Randy, Glenn, John, Lindsay, and Matt conclude their discussion of Rupert Sheldrake’s 2012 “Banned Ted Talk” about the 10 dogmas of a Scientific Materialist Worldview.

Glenn

John

Matt

Randy

  • Søren Kongstad

    I think that Sheldrake is conflating different issues.
    It’s true that the meter is defined by the speed of light, and the second is defined by the properies of a specific atom.
    But the meter and the second has always been defined by some reference to nature – there is no a priori meter or second.
    We are actually frightfully good at measuring time. The clocks are very precise – so precise that we have to take the strength of gravity and acceleration into account.
    Likewise the measurements of C are extremely precise, with a very little error bar.
    The mete was originally defined as 1/10.000.000th of the distance between the north pole and the equator – since the earth is not very regular this was not very precise. So someone made a mete stick out a precious metal and said that this is the meter, and all measure sticks were meausered against this stick. But differences in temperature changes the length of the meter, and besides its hard to make an accurat translation between a meter stick kept in a cellear somewhere and the speed of light.
    So when we got real good at telling time, it became very easy to measure a small fragment of time. And since we theorie and measure the speed of light to be constant – we found that the error bar of meauring the speed of light was very small – we switched to using the speed of light to define the meter – because even with the errors in measuring the speed of light – the error bars are much smaller than measuring some piece of metal kept in a refrigerator!

    So given what we know about the universe both theoretically and empirically it makes sense to use the speed of light. That is part of science, to build on what have discovered so far, and what we can trust. The speed of light and the second are things we trust very much, so we use them as units of measurement for other stuff.
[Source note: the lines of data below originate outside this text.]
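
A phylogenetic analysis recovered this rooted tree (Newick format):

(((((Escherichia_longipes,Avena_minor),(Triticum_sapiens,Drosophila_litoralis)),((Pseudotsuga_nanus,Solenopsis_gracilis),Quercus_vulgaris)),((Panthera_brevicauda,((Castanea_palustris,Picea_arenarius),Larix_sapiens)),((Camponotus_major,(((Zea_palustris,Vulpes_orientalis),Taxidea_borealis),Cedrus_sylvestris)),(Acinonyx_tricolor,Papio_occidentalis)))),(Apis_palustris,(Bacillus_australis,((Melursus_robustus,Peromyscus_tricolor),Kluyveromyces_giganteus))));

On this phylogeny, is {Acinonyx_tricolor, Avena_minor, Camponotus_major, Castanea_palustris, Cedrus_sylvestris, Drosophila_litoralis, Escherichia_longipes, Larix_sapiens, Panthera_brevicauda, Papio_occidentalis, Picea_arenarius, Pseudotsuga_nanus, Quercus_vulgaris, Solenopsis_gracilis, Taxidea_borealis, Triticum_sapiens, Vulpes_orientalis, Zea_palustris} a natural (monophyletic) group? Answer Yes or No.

Yes

The most recent common ancestor of these taxa subtends ((((Escherichia_longipes,Avena_minor),(Triticum_sapiens,Drosophila_litoralis)),((Pseudotsuga_nanus,Solenopsis_gracilis),Quercus_vulgaris)),((Panthera_brevicauda,((Castanea_palustris,Picea_arenarius),Larix_sapiens)),((Camponotus_major,(((Zea_palustris,Vulpes_orientalis),Taxidea_borealis),Cedrus_sylvestris)),(Acinonyx_tricolor,Papio_occidentalis)))).
That clade has exactly 18 tips — every listed taxon and nothing else — so the group is monophyletic.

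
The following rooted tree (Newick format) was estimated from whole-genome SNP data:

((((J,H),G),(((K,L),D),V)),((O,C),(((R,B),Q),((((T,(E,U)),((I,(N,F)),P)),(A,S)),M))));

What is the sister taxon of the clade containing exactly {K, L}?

The clade containing exactly {K, L} attaches to the tree at the node subtending ((K,L),D).
The other lineage descending from that same node — the sister group — is the single tip D.

D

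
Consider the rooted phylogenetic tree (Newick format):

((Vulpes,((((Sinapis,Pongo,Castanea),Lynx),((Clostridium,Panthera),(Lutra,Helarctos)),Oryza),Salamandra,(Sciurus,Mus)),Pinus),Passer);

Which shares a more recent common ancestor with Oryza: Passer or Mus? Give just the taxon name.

Mus

The MRCA of Oryza and Mus subtends ((((Sinapis,Pongo,Castanea),Lynx),((Clostridium,Panthera),(Lutra,Helarctos)),Oryza),Salamandra,(Sciurus,Mus)) (12 taxa).
The MRCA of Oryza and Passer is the root, subtending the entire tree (15 taxa).
The first is nested inside the second, so Oryza shares a more recent common ancestor with Mus.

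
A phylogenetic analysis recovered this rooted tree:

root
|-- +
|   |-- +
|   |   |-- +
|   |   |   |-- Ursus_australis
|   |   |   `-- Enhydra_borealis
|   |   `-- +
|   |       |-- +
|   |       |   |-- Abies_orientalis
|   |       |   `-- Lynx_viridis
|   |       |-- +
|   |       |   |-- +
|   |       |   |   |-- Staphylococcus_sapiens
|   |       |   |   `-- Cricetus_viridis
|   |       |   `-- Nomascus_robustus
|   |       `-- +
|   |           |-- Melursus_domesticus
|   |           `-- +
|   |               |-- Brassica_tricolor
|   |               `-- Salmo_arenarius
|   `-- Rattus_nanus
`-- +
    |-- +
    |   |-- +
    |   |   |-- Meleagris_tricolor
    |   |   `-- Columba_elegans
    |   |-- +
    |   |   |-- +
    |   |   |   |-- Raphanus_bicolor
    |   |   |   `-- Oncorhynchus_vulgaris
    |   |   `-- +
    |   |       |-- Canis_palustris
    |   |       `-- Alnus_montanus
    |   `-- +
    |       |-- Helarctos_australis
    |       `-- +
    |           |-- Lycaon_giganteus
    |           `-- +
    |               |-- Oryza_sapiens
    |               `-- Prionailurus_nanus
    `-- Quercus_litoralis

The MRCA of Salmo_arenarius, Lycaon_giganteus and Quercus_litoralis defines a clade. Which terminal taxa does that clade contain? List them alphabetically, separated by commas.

Tracing Salmo_arenarius: it sits inside (Brassica_tricolor,Salmo_arenarius).
Tracing Lycaon_giganteus: it sits inside (Lycaon_giganteus,(Oryza_sapiens,Prionailurus_nanus)).
Tracing Quercus_litoralis: it sits inside (((Meleagris_tricolor,Columba_elegans),((Raphanus_bicolor,Oncorhynchus_vulgaris),(Canis_palustris,Alnus_montanus)),(Helarctos_australis,(Lycaon_giganteus,(Oryza_sapiens,Prionailurus_nanus)))),Quercus_litoralis).
The smallest clade enclosing all 3 is the whole tree (their MRCA is the root), so the answer is all 22 tips in alphabetical order.

Abies_orientalis, Alnus_montanus, Brassica_tricolor, Canis_palustris, Columba_elegans, Cricetus_viridis, Enhydra_borealis, Helarctos_australis, Lycaon_giganteus, Lynx_viridis, Meleagris_tricolor, Melursus_domesticus, Nomascus_robustus, Oncorhynchus_vulgaris, Oryza_sapiens, Prionailurus_nanus, Quercus_litoralis, Raphanus_bicolor, Rattus_nanus, Salmo_arenarius, Staphylococcus_sapiens, Ursus_australis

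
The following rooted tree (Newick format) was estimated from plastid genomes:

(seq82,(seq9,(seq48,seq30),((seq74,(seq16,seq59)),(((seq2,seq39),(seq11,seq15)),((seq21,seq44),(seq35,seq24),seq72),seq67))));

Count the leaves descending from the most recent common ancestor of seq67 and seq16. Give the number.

13

The MRCA of seq67 and seq16 is the node subtending ((seq74,(seq16,seq59)),(((seq2,seq39),(seq11,seq15)),((seq21,seq44),(seq35,seq24),seq72),seq67)).
That clade contains 13 terminal taxa: seq11, seq15, seq16, seq2, seq21, seq24, seq35, seq39, seq44, seq59, seq67, seq72, seq74.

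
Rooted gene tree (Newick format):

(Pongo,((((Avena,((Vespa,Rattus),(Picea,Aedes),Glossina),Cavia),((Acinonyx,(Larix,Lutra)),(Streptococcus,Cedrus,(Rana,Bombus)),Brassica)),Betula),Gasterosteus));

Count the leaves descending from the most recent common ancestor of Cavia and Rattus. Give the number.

7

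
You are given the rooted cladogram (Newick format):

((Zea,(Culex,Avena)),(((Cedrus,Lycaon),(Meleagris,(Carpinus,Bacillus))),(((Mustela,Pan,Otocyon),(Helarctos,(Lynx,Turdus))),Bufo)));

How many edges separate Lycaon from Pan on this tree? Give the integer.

7

The MRCA of Lycaon and Pan is the node subtending (((Cedrus,Lycaon),(Meleagris,(Carpinus,Bacillus))),(((Mustela,Pan,Otocyon),(Helarctos,(Lynx,Turdus))),Bufo)).
From Lycaon up to that node: 3 branches. From Pan up to the same node: 4 branches. Total: 3 + 4 = 7.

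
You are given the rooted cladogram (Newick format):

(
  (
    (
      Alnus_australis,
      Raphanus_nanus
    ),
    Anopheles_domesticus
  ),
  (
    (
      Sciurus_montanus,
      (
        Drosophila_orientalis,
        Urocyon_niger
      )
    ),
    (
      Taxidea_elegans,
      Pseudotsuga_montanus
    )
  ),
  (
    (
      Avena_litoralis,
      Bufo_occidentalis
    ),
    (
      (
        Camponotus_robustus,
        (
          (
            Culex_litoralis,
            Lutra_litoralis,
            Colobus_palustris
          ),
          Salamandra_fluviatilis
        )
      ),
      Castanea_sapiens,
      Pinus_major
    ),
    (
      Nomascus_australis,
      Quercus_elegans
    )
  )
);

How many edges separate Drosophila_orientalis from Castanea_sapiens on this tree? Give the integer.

7

The MRCA of Drosophila_orientalis and Castanea_sapiens is the root of the tree.
From Drosophila_orientalis up to that node: 4 branches. From Castanea_sapiens up to the same node: 3 branches. Total: 4 + 3 = 7.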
    Now the question “is the speed of light constant” is very interesting, but it is a different type of question . You can still examine that question – measure the distance light travels in one billionth of a second, put a mark on the track, and measure that again tomorrow – is there a difference grater than what would be expected, or are the differences not random when taken known factors in account? Then the speed of light might be varying, or time itself might be varying?

    Actually GPS is a system which constantly measures the length of a second, the gravity and the speed of light. If they fluctuate independently, then the clock on the satlites would get out of sync, or the measuring of your position on the earth would fall outside the known error bars.

    • Glenn

      Thanks Soren!

  • I’m with Hamer: Measure it in feet and it will be fine. Everyone knows that the metric system is the devil’s playground.

    Are we sure Lindsay isn’t just another of Heather’s vocal impersonations? You need to have them both on at the same time, though without video that might not prove anything. For all we know Heather can do Lindsay’s voice while drinking a glass of water.

    Seriously (sort of) Lindsay fits right in. Have her on as often as she can tolerate it.

  • Brad

    Randy’s discussion re: god being the ultimate scientist reminded my of my embarrassing BYU days. I figured that god needed to have a strong physics background to go with the biological sciences. He needed to specialize. I referred to him as the ‘ultimate biophysicist’!